Sans être lui-même un spécialiste de la Grèce ancienne, Jean Madiran a porté, sur la même comparaison, un regard autrement plus profond dans le livre lumineux qu’il a consacré en 1977 aux Deux démocraties (1). Il y montre en effet que, plus qu’à ces différences institutionnelles, le fossé qui sépare démocratie classique, héritée de la démocratie athénienne, et démocratie moderne apparue lors de la Révolution française, tient à l’adoption par cette dernière de la philosophie de Rousseau, et singulièrement de l’idée que la loi doit être « l’expression de la volonté générale » (article 6 de la déclaration des droits de l’homme) en application du principe selon lequel la souveraineté pleine et entière appartient à la nation (article 3). Une telle pétition, souligne-t-il, revenait à congédier l’idée même de loi naturelle, telle que l’avait définie Aristote (Rhétorique XIII, 1373b) : cette loi qui, déduite par la raison des caractères de la nature humaine (la nature sociale de l’homme, sa rationalité, son sens inné de la justice, sa libre volonté, son aspiration à la transcendance), visait à garantir leur plein épanouissement, et qui avait été tenue, jusqu’alors, pour supérieure à des lois humaines qui ne devaient en être, comme l’enseignait Cicéron (De Legibus II, 4,8) que la mise en application ici et maintenant. Répudiée comme un habillage d’une loi religieuse dont on entendait désormais s’affranchir, celle-ci avait, depuis, laissé place à une loi qui, pour être digne d’un peuple libre, ne devait être que l’exact reflet de la volonté, exprimée sans entraves, des citoyens. Révolution copernicienne, qui délivrait la loi de la nécessité, pour obliger, d’être conforme à la justice et au Bien : n’exigeait d’elle que d’avoir été adoptée démocratiquement.
La démocratie moderne
Cette conception a triomphé dans la démocratie moderne : en témoigne la cohorte des lois sociétales qui ont été adoptées à la fin du XXe siècle au nom de la nécessité d’assortir le corpus législatif à l’état de l’opinion, et qui font désormais figures de totems parce qu’elles auraient institué des libertés nouvelles : le droit à l’avortement, au mariage pour tous, à l’euthanasie ; demain à la gestation pour autrui (GPA) ou à la transition de genre. Les invocations qu’ont pu faire, contre elles, leurs opposants, d’une loi morale immémoriale, se sont heurtées à l’évidence que rien ne devait pouvoir, dans une démocratie moderne, empêcher d’assortir la législation à la volonté majoritaire de l’opinion.
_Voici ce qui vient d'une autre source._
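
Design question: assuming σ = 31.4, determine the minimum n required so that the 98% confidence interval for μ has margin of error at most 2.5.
n ≥ 854

For margin E ≤ 2.5:
n ≥ (z* · σ / E)²
n ≥ (2.326 · 31.4 / 2.5)²
n ≥ 853.49

Minimum n = 854 (rounding up)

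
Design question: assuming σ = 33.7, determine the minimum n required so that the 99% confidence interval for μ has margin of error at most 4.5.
n ≥ 373

For margin E ≤ 4.5:
n ≥ (z* · σ / E)²
n ≥ (2.576 · 33.7 / 4.5)²
n ≥ 372.16

Minimum n = 373 (rounding up)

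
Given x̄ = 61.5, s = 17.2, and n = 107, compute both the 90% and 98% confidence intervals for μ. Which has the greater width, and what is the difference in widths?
98% CI is wider by 2.34

df = 106
90% CI: t* = 1.659, (58.74, 64.26), width = 2 · t* · s/√n = 5.52
98% CI: t* = 2.362, (57.57, 65.43), width = 2 · t* · s/√n = 7.86

The 98% CI is wider by 7.86 - 5.52 = 2.34.
Higher confidence requires a wider interval.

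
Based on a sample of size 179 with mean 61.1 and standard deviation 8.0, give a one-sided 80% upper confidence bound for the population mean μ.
μ ≤ 61.60

Upper bound (one-sided):
t* = 0.844 (one-sided for 80%)
Upper bound = x̄ + t* · s/√n = 61.1 + 0.844 · 8.0/√179 = 61.60

We are 80% confident that μ ≤ 61.60.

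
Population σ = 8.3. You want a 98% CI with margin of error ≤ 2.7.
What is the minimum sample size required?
n ≥ 52

For margin E ≤ 2.7:
n ≥ (z* · σ / E)²
n ≥ (2.326 · 8.3 / 2.7)²
n ≥ 51.13

Minimum n = 52 (rounding up)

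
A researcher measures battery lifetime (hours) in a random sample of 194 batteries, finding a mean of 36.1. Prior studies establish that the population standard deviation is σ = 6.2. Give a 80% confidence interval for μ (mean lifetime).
(35.53, 36.67)

z-interval (σ known):
z* = 1.282 for 80% confidence

Margin of error = z* · σ/√n = 1.282 · 6.2/√194 = 0.57

CI: (36.1 - 0.57, 36.1 + 0.57) = (35.53, 36.67)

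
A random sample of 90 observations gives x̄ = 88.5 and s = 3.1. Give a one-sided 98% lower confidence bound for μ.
μ ≥ 87.82

Lower bound (one-sided):
t* = 2.084 (one-sided for 98%)
Lower bound = x̄ - t* · s/√n = 88.5 - 2.084 · 3.1/√90 = 87.82

We are 98% confident that μ ≥ 87.82.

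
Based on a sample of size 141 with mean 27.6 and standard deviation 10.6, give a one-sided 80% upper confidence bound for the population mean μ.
μ ≤ 28.35

Upper bound (one-sided):
t* = 0.844 (one-sided for 80%)
Upper bound = x̄ + t* · s/√n = 27.6 + 0.844 · 10.6/√141 = 28.35

We are 80% confident that μ ≤ 28.35.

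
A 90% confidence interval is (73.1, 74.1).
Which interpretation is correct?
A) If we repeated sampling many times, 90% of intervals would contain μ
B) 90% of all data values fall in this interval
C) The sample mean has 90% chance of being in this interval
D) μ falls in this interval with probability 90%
A

A) Correct — this is the frequentist long-run coverage interpretation.
B) Wrong — a CI is about the parameter μ, not individual data values.
C) Wrong — x̄ is observed and sits in the interval by construction.
D) Wrong — μ is fixed; the randomness lives in the interval, not in μ.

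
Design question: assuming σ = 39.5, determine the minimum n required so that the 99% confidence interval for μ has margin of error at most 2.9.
n ≥ 1232

For margin E ≤ 2.9:
n ≥ (z* · σ / E)²
n ≥ (2.576 · 39.5 / 2.9)²
n ≥ 1231.09

Minimum n = 1232 (rounding up)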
Il n’en allait pas ainsi dans la démocratie athénienne. Une procédure (la graphè paranomon) permettait au contraire de mettre en accusation quiconque aurait proposé de soumettre au peuple une proposition « illégale ». Il s’agissait certes d’abord de protéger la constitution, mais aussi d’imposer la prévalence des lois divines et des lois héritées des anciens législateurs Dracon et Solon, qui échappaient aux aléas de la volonté populaire. C’est dire que l’Assemblée, qui nous paraît toute-puissante, ne l’était pas au point de pouvoir bouleverser les institutions ou l’ordre social tels qu’ils avaient été codifiés en dehors de tout processus électoral. Que son pouvoir de délibération lui permettait de prendre souverainement décrets et règlements, mais qu’il ne l’autorisait pas à renverser l’ordre juridique traditionnel.
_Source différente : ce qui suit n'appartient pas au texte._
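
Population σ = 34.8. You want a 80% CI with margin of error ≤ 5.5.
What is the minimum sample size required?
n ≥ 66

For margin E ≤ 5.5:
n ≥ (z* · σ / E)²
n ≥ (1.282 · 34.8 / 5.5)²
n ≥ 65.80

Minimum n = 66 (rounding up)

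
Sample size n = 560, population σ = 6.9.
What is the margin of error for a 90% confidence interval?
Margin of error = 0.48

Margin of error = z* · σ/√n
= 1.645 · 6.9/√560
= 1.645 · 6.9/23.6643
= 0.48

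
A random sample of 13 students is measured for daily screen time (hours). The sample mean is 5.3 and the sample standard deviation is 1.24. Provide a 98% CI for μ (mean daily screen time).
(4.38, 6.22)

t-interval (σ unknown):
df = n - 1 = 12
t* = 2.681 for 98% confidence

Margin of error = t* · s/√n = 2.681 · 1.24/√13 = 0.92

CI: (4.38, 6.22)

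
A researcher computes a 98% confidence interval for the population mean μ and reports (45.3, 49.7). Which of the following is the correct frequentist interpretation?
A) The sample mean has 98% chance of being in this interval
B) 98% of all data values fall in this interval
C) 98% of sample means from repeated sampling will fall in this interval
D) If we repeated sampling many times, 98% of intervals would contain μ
D

A) Wrong — x̄ is observed and sits in the interval by construction.
B) Wrong — a CI is about the parameter μ, not individual data values.
C) Wrong — coverage applies to intervals containing μ, not to future x̄ values.
D) Correct — this is the frequentist long-run coverage interpretation.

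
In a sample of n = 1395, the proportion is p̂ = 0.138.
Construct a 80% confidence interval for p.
(0.126, 0.150)

Proportion CI:
SE = √(p̂(1-p̂)/n) = √(0.138 · 0.862 / 1395) = 0.00923

z* = 1.282
Margin = z* · SE = 1.282 · 0.00923 = 0.0118

CI: 0.138 ± 0.0118 = (0.126, 0.150)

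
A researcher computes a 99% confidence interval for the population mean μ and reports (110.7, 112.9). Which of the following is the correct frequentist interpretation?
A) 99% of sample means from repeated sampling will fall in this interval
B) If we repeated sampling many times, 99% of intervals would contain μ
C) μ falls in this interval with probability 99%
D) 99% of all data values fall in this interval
B

A) Wrong — coverage applies to intervals containing μ, not to future x̄ values.
B) Correct — this is the frequentist long-run coverage interpretation.
C) Wrong — μ is fixed; the randomness lives in the interval, not in μ.
D) Wrong — a CI is about the parameter μ, not individual data values.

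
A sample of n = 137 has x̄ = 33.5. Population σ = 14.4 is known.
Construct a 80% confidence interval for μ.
(31.92, 35.08)

z-interval (σ known):
z* = 1.282 for 80% confidence

Margin of error = z* · σ/√n = 1.282 · 14.4/√137 = 1.58

CI: (33.5 - 1.58, 33.5 + 1.58) = (31.92, 35.08)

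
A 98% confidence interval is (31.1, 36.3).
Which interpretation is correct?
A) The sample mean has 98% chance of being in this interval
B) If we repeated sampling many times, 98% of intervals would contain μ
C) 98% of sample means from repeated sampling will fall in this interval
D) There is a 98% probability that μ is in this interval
B

A) Wrong — x̄ is observed and sits in the interval by construction.
B) Correct — this is the frequentist long-run coverage interpretation.
C) Wrong — coverage applies to intervals containing μ, not to future x̄ values.
D) Wrong — μ is fixed; the randomness lives in the interval, not in μ.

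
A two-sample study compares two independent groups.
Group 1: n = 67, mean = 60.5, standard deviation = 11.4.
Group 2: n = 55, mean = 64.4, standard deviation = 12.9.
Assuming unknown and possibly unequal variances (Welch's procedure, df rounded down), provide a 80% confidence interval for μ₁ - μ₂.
(-6.77, -1.03)

Difference: x̄₁ - x̄₂ = -3.90
SE = √(s₁²/n₁ + s₂²/n₂) = √(11.4²/67 + 12.9²/55) = 2.2283
df = 108.83 → 108 (Welch–Satterthwaite, rounded down)
t* = 1.289

CI: -3.90 ± 1.289 · 2.2283 = -3.90 ± 2.87 = (-6.77, -1.03)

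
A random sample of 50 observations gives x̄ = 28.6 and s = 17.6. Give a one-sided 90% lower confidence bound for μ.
μ ≥ 25.37

Lower bound (one-sided):
t* = 1.299 (one-sided for 90%)
Lower bound = x̄ - t* · s/√n = 28.6 - 1.299 · 17.6/√50 = 25.37

We are 90% confident that μ ≥ 25.37.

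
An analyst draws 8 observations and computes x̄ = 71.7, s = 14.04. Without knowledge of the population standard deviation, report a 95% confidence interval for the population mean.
(59.96, 83.44)

t-interval (σ unknown):
df = n - 1 = 7
t* = 2.365 for 95% confidence

Margin of error = t* · s/√n = 2.365 · 14.04/√8 = 11.74

CI: (59.96, 83.44)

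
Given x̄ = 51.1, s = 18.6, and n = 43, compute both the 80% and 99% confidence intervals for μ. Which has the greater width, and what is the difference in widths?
99% CI is wider by 7.92

df = 42
80% CI: t* = 1.302, (47.41, 54.79), width = 2 · t* · s/√n = 7.39
99% CI: t* = 2.698, (43.45, 58.75), width = 2 · t* · s/√n = 15.31

The 99% CI is wider by 15.31 - 7.39 = 7.92.
Higher confidence requires a wider interval.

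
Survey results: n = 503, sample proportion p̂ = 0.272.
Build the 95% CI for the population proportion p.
(0.233, 0.311)

Proportion CI:
SE = √(p̂(1-p̂)/n) = √(0.272 · 0.728 / 503) = 0.01984

z* = 1.960
Margin = z* · SE = 1.960 · 0.01984 = 0.0389

CI: 0.272 ± 0.0389 = (0.233, 0.311)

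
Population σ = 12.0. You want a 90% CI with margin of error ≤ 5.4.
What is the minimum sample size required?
n ≥ 14

For margin E ≤ 5.4:
n ≥ (z* · σ / E)²
n ≥ (1.645 · 12.0 / 5.4)²
n ≥ 13.36

Minimum n = 14 (rounding up)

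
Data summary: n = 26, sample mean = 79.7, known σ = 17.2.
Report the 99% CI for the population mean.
(71.01, 88.39)

z-interval (σ known):
z* = 2.576 for 99% confidence

Margin of error = z* · σ/√n = 2.576 · 17.2/√26 = 8.69

CI: (79.7 - 8.69, 79.7 + 8.69) = (71.01, 88.39)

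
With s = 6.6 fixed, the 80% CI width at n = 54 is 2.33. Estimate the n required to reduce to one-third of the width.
n ≈ 486

CI width ∝ 1/√n
To reduce width by factor 3, need √n to grow by 3 → need 3² = 9 times as many samples.

Current: n = 54, width = 2.33
New: n = 486, width ≈ 0.77

Width reduced by factor of 2.33/0.77 = 3.03.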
Lorsqu’à la fin du Ve siècle av. J.-C., on sentit la nécessité d’apporter une révision au corpus des lois existantes (gravées sur des tables de bois, certaines étaient devenues illisibles, d’autres étaient rédigées dans une langue archaïque, source d’incompréhensions), on ne passa pas par la procédure d’une délibération ordinaire. Vingt juristes furent désignés par le conseil pour collationner et adapter les coutumes des ancêtres, recueillir auprès du peuple avis et objections, et faire avaliser ensuite les textes par 500 « nomothètes » élus spécifiquement pour l’occasion. Quand, au siècle suivant, quelqu’un souhaiterait que leur soient apportés des amendements, on organiserait une sorte de procès tenu devant de nouveaux nomothètes, et opposant l’auteur de la proposition à cinq avocats choisis par l’Assemblée pour défendre la loi existante. Le résultat fut qu’en un siècle, alors qu’étaient votés 488 décrets, ne furent adoptées que 7 lois nouvelles !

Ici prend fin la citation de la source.